In the recent years, prevention and treatment of IFALD have improved allowing to avoid the need for ITx in a consistent number of patients [4]. The main strategies aim to maintain oral feeding, to decrease the risk of central venous catheter (CVC)-related sepsis, and to decrease the amount of soybean-based LE, or its replacement with fish oil-based LE, containing the anti-inflammatory omega-3 polyunsaturated fatty acids as well as higher amount of vitamin E and lower concentration of phytosterols, would be recommended [16, 18].
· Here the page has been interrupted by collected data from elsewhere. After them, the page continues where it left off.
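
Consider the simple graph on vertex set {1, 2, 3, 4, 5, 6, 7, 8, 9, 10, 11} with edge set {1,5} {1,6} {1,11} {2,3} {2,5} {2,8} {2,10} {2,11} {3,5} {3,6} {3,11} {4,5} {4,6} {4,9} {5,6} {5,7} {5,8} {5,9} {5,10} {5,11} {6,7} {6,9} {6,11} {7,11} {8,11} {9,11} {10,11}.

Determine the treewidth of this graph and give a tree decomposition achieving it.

Treewidth 3.
One such decomposition:
Bags: B1 = {2, 3, 5, 11}  B2 = {2, 5, 10, 11}  B3 = {3, 5, 6, 11}  B4 = {5, 6, 7, 11}  B5 = {2, 5, 8, 11}  B6 = {5, 6, 9, 11}  B7 = {1, 5, 6, 11}  B8 = {4, 5, 6, 9}
Tree: B1–B2, B1–B3, B3–B4, B1–B5, B3–B6, B3–B7, B6–B8

Each bag holds 4 vertices, so the decomposition has width 3, which upper-bounds the treewidth. On the other hand G contains the 4-clique {2, 5, 8, 11}. A clique must lie in a single bag of any decomposition, so no decomposition can have width below 3. The upper and lower bounds meet at 3, so that is the treewidth.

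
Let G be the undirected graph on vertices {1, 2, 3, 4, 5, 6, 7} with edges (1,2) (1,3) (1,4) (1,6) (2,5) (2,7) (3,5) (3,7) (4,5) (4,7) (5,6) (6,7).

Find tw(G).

A width-3 tree decomposition is:
Bags: B1 = {1, 2, 5, 7}  B2 = {1, 5, 6, 7}  B3 = {1, 4, 5, 7}  B4 = {1, 3, 5, 7}
Tree: B1–B2, B2–B3, B3–B4
Each bag holds 4 vertices, so the decomposition has width 3, which upper-bounds the treewidth. For the lower bound: the 4 vertex sets {2,7}, {5,6}, {1}, {4} are disjoint, each induces a connected subgraph, and every pair is joined by at least one edge of G. Contracting each set to a single vertex therefore yields K_{4} as a minor, and since treewidth is minor-monotone, tw(G) ≥ tw(K_{4}) = 3. Combining the bounds, tw(G) = 3.

3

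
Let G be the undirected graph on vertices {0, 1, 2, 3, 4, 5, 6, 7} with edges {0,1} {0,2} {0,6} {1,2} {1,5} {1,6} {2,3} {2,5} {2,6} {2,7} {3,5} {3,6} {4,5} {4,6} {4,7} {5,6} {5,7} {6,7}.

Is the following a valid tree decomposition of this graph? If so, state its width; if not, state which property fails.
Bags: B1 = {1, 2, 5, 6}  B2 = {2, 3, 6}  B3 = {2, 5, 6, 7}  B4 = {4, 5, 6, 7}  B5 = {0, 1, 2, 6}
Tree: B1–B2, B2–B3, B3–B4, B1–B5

No — edge (5,3) lies in no bag.

A tree decomposition must satisfy three properties: every vertex lies in some bag; for every edge, both endpoints lie together in some bag; and for every vertex, the bags containing it form a connected subtree. Here edge (5,3) lies in no bag, so the decomposition is invalid.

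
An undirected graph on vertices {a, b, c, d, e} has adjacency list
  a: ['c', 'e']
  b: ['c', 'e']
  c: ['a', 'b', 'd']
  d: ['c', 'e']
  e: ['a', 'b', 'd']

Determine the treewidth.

A width-2 tree decomposition is:
Bags: B1 = {c, d, e}  B2 = {b, c, e}  B3 = {a, c, e}
Tree: B1–B2, B2–B3
Each bag holds 3 vertices, so the decomposition has width 2, which upper-bounds the treewidth. The edges d–e–b–c–d form a cycle, so G is not a tree and its treewidth is at least 2. Therefore the treewidth is 2.

2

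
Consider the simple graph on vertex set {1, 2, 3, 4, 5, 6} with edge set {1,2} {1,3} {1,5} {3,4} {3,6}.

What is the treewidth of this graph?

1

A width-1 tree decomposition is:
Bags: B1 = {1, 3}  B2 = {1, 2}  B3 = {1, 5}  B4 = {3, 6}  B5 = {3, 4}
Tree: B1–B2, B2–B3, B1–B4, B4–B5
The largest bag has 2 vertices, giving width 1; this decomposition certifies tw(G) ≤ 1. Since G has at least one edge (e.g. 3–1), it is not an edgeless graph, so tw(G) ≥ 1. Hence tw(G) = 1 exactly.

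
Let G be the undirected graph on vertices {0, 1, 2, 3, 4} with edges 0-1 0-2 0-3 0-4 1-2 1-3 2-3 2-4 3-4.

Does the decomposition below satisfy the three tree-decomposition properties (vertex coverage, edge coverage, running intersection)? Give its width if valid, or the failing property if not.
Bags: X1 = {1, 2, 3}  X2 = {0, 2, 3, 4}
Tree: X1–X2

No — edge (0,1) lies in no bag.

A tree decomposition must satisfy three properties: every vertex lies in some bag; for every edge, both endpoints lie together in some bag; and for every vertex, the bags containing it form a connected subtree. Here edge (0,1) lies in no bag, so the decomposition is invalid.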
When medical treatment fails, the issues of patient referral for transplantation, type of transplantation, and timing of transplantation arise. According to a severity classification of IFALD proposed in 2008 [19], persistent hyperbilirubinemia from 3 to 6 mg/dL (50–100 μmol/L) would be a criterion for referral to intestinal failure rehabilitation unit and persistent concentration >6 g/dL a criterion for consultation or referral for transplantation assessment and listing. Knowing when hepatic fibrosis is progressing up to irreversible cirrhosis is a key issue for the timing for referral as well as for the type of transplantation. LFTs do not predict the degree of histological injury [14]. A recent study [17] in adults found that the FibroScan® score, a noninvasive marker of liver fibrosis in various liver diseases, was significantly correlated with the histological score of cholestasis but not of fibrosis. Therefore, serial liver biopsy remains the gold standard for assessing IFALD.